The Effects of U.S. Trade Policy on Industrial and Labor Location
The recent backslash against globalization has resulted in increased trade protectionism in many countries, and most notably in the United States. Although this phenomenon can be related to several factors, the international trade literature has studied at least three reasons for trade protectionism. One of them is the so-called terms-of-trade manipulation, which refers to the idea that an increase in tariffs can benefit a country by allowing it to extract rents from foreign producers by forcing them to reduce prices. A second reason is the influence of special-interest groups on the government’s choice of trade policy. A third one is the idea that trade protectionism brings industries back home. The relocation of industries is probably the most frequent reason for trade protectionism in trade policy negotiations. There are no shortage of historical episodes where governments have explicitly mentioned this argument for trade protectionism, while references to terms-of trade manipulation are usually absent in such pro-protectionism historical episodes. Surprisingly, however, there is very little empirical and quantitative assessments of this idea in the trade literature.

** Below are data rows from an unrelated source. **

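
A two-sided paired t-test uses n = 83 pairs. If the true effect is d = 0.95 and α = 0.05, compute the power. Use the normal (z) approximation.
Power ≈ 1.00

Power calculation (paired t-test, normal approximation):
z_β = d · √n - z_{α/2}
z_β = 0.95 · √83 - 1.960
z_β = 0.95 · 9.110 - 1.960
z_β = 6.695

Power = Φ(z_β) = Φ(6.695) ≈ 1.000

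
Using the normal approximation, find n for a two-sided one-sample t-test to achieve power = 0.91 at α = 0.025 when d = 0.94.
n = 15

Sample size formula (one-sample t-test, normal approximation):
n = ((z_{α/2} + z_β) / d)²

z_{α/2} = 2.241 (for α = 0.025, two-sided)
z_β = 1.341 (for power = 0.91)
d = 0.94

n = ((2.241 + 1.341) / 0.94)²
n = (3.811)²
n ≈ 14.52
Round up to the next whole number: n = 15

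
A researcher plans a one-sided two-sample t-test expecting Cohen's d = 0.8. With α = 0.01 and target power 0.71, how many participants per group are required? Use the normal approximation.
n = 26 per group

Sample size formula (two-sample t-test, normal approximation):
n = 2 · ((z_α + z_β) / d)²

z_α = 2.326 (for α = 0.01, one-sided)
z_β = 0.553 (for power = 0.71)
d = 0.8

n = 2 · ((2.326 + 0.553) / 0.8)²
n = 2 · (3.599)²
n ≈ 25.91
Round up to the next whole number: n = 26 per group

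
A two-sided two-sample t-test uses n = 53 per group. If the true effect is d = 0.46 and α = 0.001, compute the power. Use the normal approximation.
Power ≈ 0.18

Power calculation (two-sample t-test, normal approximation):
z_β = d · √(n/2) - z_{α/2}
z_β = 0.46 · √(53/2) - 3.291
z_β = 0.46 · 5.148 - 3.291
z_β = -0.923

Power = Φ(z_β) = Φ(-0.923) ≈ 0.178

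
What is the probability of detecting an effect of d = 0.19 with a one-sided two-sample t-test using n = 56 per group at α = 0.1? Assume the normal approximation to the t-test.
Power ≈ 0.39

Power calculation (two-sample t-test, normal approximation):
z_β = d · √(n/2) - z_α
z_β = 0.19 · √(56/2) - 1.282
z_β = 0.19 · 5.292 - 1.282
z_β = -0.276

Power = Φ(z_β) = Φ(-0.276) ≈ 0.391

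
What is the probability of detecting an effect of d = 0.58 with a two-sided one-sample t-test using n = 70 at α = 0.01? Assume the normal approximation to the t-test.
Power ≈ 0.99

Power calculation (one-sample t-test, normal approximation):
z_β = d · √n - z_{α/2}
z_β = 0.58 · √70 - 2.576
z_β = 0.58 · 8.367 - 2.576
z_β = 2.277

Power = Φ(z_β) = Φ(2.277) ≈ 0.989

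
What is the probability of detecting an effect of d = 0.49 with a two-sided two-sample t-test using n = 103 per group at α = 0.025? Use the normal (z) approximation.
Power ≈ 0.90

Power calculation (two-sample t-test, normal approximation):
z_β = d · √(n/2) - z_{α/2}
z_β = 0.49 · √(103/2) - 2.241
z_β = 0.49 · 7.176 - 2.241
z_β = 1.275

Power = Φ(z_β) = Φ(1.275) ≈ 0.899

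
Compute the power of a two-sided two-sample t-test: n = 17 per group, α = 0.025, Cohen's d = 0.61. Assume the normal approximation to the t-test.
Power ≈ 0.32

Power calculation (two-sample t-test, normal approximation):
z_β = d · √(n/2) - z_{α/2}
z_β = 0.61 · √(17/2) - 2.241
z_β = 0.61 · 2.915 - 2.241
z_β = -0.463

Power = Φ(z_β) = Φ(-0.463) ≈ 0.322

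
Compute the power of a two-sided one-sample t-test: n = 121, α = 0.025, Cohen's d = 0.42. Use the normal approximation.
Power ≈ 0.99

Power calculation (one-sample t-test, normal approximation):
z_β = d · √n - z_{α/2}
z_β = 0.42 · √121 - 2.241
z_β = 0.42 · 11.000 - 2.241
z_β = 2.379

Power = Φ(z_β) = Φ(2.379) ≈ 0.991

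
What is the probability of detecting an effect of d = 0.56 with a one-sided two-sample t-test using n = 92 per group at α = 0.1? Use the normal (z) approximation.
Power ≈ 0.99

Power calculation (two-sample t-test, normal approximation):
z_β = d · √(n/2) - z_α
z_β = 0.56 · √(92/2) - 1.282
z_β = 0.56 · 6.782 - 1.282
z_β = 2.517

Power = Φ(z_β) = Φ(2.517) ≈ 0.994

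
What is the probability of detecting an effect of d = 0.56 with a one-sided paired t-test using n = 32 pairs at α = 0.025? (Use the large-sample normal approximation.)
Power ≈ 0.89

Power calculation (paired t-test, normal approximation):
z_β = d · √n - z_α
z_β = 0.56 · √32 - 1.960
z_β = 0.56 · 5.657 - 1.960
z_β = 1.208

Power = Φ(z_β) = Φ(1.208) ≈ 0.886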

We propose to study empirically and quantitatively the effects of trade policy on industrial and labor location in the U.S. The first part of the project is empirical in which we will look at past episodes of protectionism to determine the elasticity of labor and industrial location to changes in trade policy. The second part of the project consists on developing a dynamic general-equilibrium model with forward-looking decisions of firms on where to locate production, forward-looking decisions of workers on where to supply labor, and capital accumulation. The model also features multiple countries, multiple industries, international trade, and inter-regional trade. We plan to take the model to the data using trade and production data for many locations and industries, as well as using data on firm’s demographics from several data sources. We hope with this project to understand the tradeoffs countries, industries, and workers face when countries unexpectedly change their trade policy. More broadly, we hope to learn about the policy implications of trade policy across industries, regions and workers.
Requisite Skills and Qualifications:
The RA’s would work with large datasets. Familiarity with Stata, R, Matlab, Julia or similar statistical programming languages is a requirement. The applicant should be comfortable working with economic and mathematical models.